Buffy nodded. "I'm bringing a bunch of knives; give them a taste of their own medicine. You want anything out of the weapons chest?" She frowned at Ronon. "I know you have stakes, but...."

He reached up and pulled a knife out of a hidden sheath. "I've got enough."

Faith whistled lowly. "Damn, I have got to take you patrolling for real. If you use those like you use your other blade...."

"Back for less than a day and already there's a world of TMI," Buffy shuddered, and pulled back out of the room. "We're leaving in five!"

"Well, then.
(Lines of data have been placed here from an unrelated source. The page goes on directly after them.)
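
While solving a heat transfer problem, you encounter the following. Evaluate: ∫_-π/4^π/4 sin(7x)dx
Antiderivative: -cos(7x)/7
Evaluate at bounds: [-cos(7·π/4)/7] - [-cos(7·-π/4)/7]
= (-(√2/2) + (√2/2))/7 = 0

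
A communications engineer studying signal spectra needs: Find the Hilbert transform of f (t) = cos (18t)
The Hilbert transform shifts each frequency component by -pi/2.
H{cos(wt)} = sin(wt)
With w = 18: H{cos(18t)} = sin(18t)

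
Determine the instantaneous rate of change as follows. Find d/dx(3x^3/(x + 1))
Quotient rule: (f/g)' = (f'g - fg')/g²
f = 3x^3, f' = 9x^2
g = x+1, g' = 1

Answer: (9x^2·(x+1)-3x^3)/(x+1)²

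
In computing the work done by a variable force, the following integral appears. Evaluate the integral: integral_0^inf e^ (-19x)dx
integral_0^inf e^(-19x) dx=[-1/19*e^(-19x)]_0^inf
=0 - (-1/19)=1/19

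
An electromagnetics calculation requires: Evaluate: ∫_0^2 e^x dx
Antiderivative: e^x
Evaluate: (e^2 - 1)

Answer: e^2 - 1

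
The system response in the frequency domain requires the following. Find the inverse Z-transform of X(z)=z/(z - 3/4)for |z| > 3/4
Standard pair: z/(z-a) <-> a^n * u[n] for causal signals
With a=3/4: x[n]=(3/4)^n * u[n]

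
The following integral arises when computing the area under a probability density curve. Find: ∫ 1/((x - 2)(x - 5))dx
Partial fractions: 1/((x-2)(x-5))=A/(x-2) + B/(x-5)
A=-1/3, B=1/3
∫ [-1/3· 1/(x-2) + 1/3· 1/(x-5)] dx
=(1/3)[ln|x-5| - ln|x-2|] + C

Answer: (1/3)·ln|(x-5)/(x-2)| + C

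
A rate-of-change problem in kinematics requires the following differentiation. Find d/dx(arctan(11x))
d/dx[arctan(u)] = u'/(1+u²), u = 11x, u' = 11

Answer: 11/(1+121x²)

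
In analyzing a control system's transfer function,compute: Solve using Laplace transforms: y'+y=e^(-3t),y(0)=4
Take L: sY - 4 + Y = 1/(s + 3)
Y(s + 1) = 1/(s + 3) + 4
Y = 1/((s + 3)(s + 1)) + 4/(s + 1)
Partial fractions: 1/((s + 3)(s + 1)) = -(1/2)/(s + 3) + (1/2)/(s + 1)
So Y = -(1/2)/(s + 3) + (9/2)/(s + 1)
Inverse Laplace transform (L^(-1){1/(s + 3)} = e^(-3t), L^(-1){1/(s + 1)} = e^(-t)):

Answer: y(t) = (-1/2)·e^(-3t) + (9/2)·e^(-t)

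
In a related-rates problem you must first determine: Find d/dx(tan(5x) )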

You up for bagging a preacher?" Faith smirked.

"Among other things," Ronon replied, amused.

"Then let's rock and roll." She took a step closer, leaning up; he threaded a hand in her hair and lingered for a moment, leaving the imprint of his teeth in her lower lip.

"Thought rock and roll was music," he murmured as he pulled back.

Faith rolled her eyes and headed for the door, all lean lines and lithe muscle. "Something you can dance to, either way, right?"

He followed her with a grin. Now that was a definition of 'rock and roll' he could get behind.